For scientists to understand, analyze and replicate published experiments, it is crucial that all available information and details regarding the source, strain and structure of LPS are given, as LPS batches obtained from different vendors can differ significantly in terms of its biological activities and the potency of cytokine responses induced by LPS. In this context, the studies of Mata-Haro et al. have indicated that LPS or lipooligosaccharide (LOS) isolated from particular bacterial strains can preferentially induce either MyD88- or TRIF-dependent cytokine production (Mata-Haro et al., 2007), demonstrating the complex relationships between LPS structure and biological responses. Thus, due to the lack of information reported in the scientific literature regarding the source of LPS used in stimulation experiments (e.g. vendor, source, ordering number, strain, and structure), this situation can further complicate our understanding of LPS biology as replication efforts can lead to confusing and puzzling results.
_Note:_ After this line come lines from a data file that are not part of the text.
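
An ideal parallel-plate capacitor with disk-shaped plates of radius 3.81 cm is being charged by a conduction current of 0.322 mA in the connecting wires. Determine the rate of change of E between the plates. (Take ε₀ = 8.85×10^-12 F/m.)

Charge continuity gives I_d = I = 3.22×10^-4 A between the plates.
Then dE/dt = I_d/(ε₀A) = 7.98×10^9 V/(m·s).

7.98×10^9 V/(m·s)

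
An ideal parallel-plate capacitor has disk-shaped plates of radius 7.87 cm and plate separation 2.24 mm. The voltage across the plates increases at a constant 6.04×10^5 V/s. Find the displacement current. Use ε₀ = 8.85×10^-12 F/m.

4.64×10^-5 A

E = V/d so dE/dt = (dV/dt)/d = 2.696×10^8 V/(m·s), and I_d = ε₀ A dE/dt = (8.85×10^-12)(0.01946)(2.696×10^8) = 4.64×10^-5 A.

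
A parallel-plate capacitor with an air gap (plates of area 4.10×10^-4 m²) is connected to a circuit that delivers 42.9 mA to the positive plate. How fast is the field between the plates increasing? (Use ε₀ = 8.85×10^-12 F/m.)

1.18×10^13 V/(m·s)

By continuity, I_d in the gap equals the 42.9 mA flowing in the wire.
Inverting I_d = ε₀ A dE/dt gives dE/dt = 0.0429 / (8.85×10^-12 · 4.10×10^-4) = 1.18×10^13 V/(m·s).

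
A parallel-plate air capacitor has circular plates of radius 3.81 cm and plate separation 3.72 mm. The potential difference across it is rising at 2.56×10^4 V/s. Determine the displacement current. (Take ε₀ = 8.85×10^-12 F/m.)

E = V/d so dE/dt = (dV/dt)/d = 6.882×10^6 V/(m·s), and I_d = ε₀ A dE/dt = (8.85×10^-12)(4.560×10^-3)(6.882×10^6) = 2.78×10^-7 A.

2.78×10^-7 A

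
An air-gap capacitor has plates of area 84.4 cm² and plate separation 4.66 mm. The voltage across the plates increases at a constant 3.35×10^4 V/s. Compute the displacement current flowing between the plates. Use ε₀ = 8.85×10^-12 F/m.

E = V/d so dE/dt = (dV/dt)/d = 7.189×10^6 V/(m·s), and I_d = ε₀ A dE/dt = (8.85×10^-12)(8.44×10^-3)(7.189×10^6) = 5.37×10^-7 A.

5.37×10^-7 A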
To be able to unambiguously identify critical research tools, PAASP supports the Resource Identification Initiative, with the aim of promoting unique, persistent identification and tracking of key biological resources, including antibodies, cell lines, model organisms and tools. We encourage authors to include in all manuscripts, unique Research Resource Identifiers (RRIDs) provided by the Resource Identification Portal . More information on how to include listed RRIDs or generate new RRIDs can be found on the Resource Identification Portal.